Sur l’immense passé de la Méditerranée, le plus beau des témoignages est celui de la mer elle-même. Il faut le dire, le redire. Il faut la voir, la revoir. Bien sûr, elle n’explique pas tout, à elle seule, d’un passé compliqué, construit par les hommes avec plus ou moins de logique, de caprice ou d’aberrance. Mais elle resitue patiemment les expériences du passé, leur redonne les prémices de la vie, les place sous un ciel, dans un paysage que nous pouvons voir de nos propres yeux, analogues à ceux de jadis. Un moment d’attention ou d’illusion : tout semble revivre.
A l’origine prévu pour constituer le premier tome d’une série historique sur le passé de la Méditerranée édité par Albert Skira, on en ressort fasciné par tant de clarté et d’exaltation, malgré quelques imprécisions nées de l’avancement des techniques de datation qui ont été remises à jour par ses successeurs dans un souci non de remise en cause, mais de clarification.
Fernand Braudel : Les Mémoires de la Méditerranée (préhistoire et antiquité)
Livre de poche, collection Références
Éditions de Fallois, 1998
Clarté et limpidité de l’explication de la démarche de Braudel, impeccable de justesse Romuald. On sent que vous avez vraiment lu, compris, et même communiqué avec l’esprit de ce très grand monsieur. merci pour ce partage très beau sur mare nostrum.
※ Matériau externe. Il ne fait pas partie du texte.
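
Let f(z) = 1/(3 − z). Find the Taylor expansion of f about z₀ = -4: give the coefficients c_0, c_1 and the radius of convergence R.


Let w = z − z₀, so z = z₀ + w.
Then 3 − z = 3 − (z₀ + w) = (3 − z₀) − w = 7 − w.
f(z) = 1/(7 − w) = (1/(7)) · 1/(1 − w/(7)) = Σ_{n≥0} w^n / (7)^(n+1).
So c_n = 1/(7)^(n+1):
  c_0 = 1/(7)^1 = 1/7.
  c_1 = 1/(7)^2 = 1/49.
The series is valid for |w/d| < 1, i.e. |z − z₀| < |d|.
Radius of convergence: R = |3 − z₀| = |7| = 7 (distance from z₀ to the singularity z = 3).

c_0 = 1/7, c_1 = 1/49; R = 7.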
La citation que vous avez choisi m’ évoqué Pablo Neruda qui a écrit”: j’ai besoin de l’océan car il m’enseigne” …ou quelque chose d’approchant, peut être j’aime l’océan car il m’enseigne, je dois vérifier. Et sans surprise, ce texte me donne terriblement envie de lire cet ouvrage de Braudel, jai étudié d’autres textes de lui, mais celui ci non, vite il me le faut 🙂 merci.
C’est une grande épopée de laquelle on ressort transi, mouillé et salé, comme après un bon bain méditerranéen…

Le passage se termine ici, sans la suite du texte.